4. Family contributions. Far too often there is a misperception that high-profile, brief forms of service tend to “count” in admissions while family contributions—which are often deeper and more time-consuming and demanding—do not. Many students may be supervising younger siblings, for example, or caring for sick relatives or working to provide family income, and we recognize that these responsibilities may have increased during these times. We view substantial family contributions as very important, and we encourage students to report them in their applications. It will only positively impact the review of their application during this time.

 

5. Extracurricular and summer activities. No student will be disadvantaged for not engaging in extracurricular activities. We also understand that many plans for summer have been impacted by this pandemic, and students will not be disadvantaged for lost possibilities for involvement.
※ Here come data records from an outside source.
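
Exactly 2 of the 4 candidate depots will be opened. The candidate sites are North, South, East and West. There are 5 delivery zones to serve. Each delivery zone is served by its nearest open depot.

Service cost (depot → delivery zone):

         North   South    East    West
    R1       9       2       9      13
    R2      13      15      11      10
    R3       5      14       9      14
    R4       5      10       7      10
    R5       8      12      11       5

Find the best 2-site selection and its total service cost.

Choose North and South; total service cost 33.

With exactly 2 open, each delivery zone uses its cheapest among the chosen.
{North, South}: R1→South 2, R2→North 13, R3→North 5, R4→North 5, R5→North 8. Service cost 33.
{North, West}: service cost 34
{North, East}: service cost 38
Among all 6 size-2 choices, {North, South} is lowest.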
Potential internship opportunities, summer jobs, camp experiences, classes, and other types of meaningful engagement have been cancelled or altered. We have never had specific expectations for any one type of extracurricular activity or summer experience and realize that each student’s circumstances allow for different opportunities. We have always considered work or family responsibilities as valuable ways of spending one’s time, and this is especially true at this time.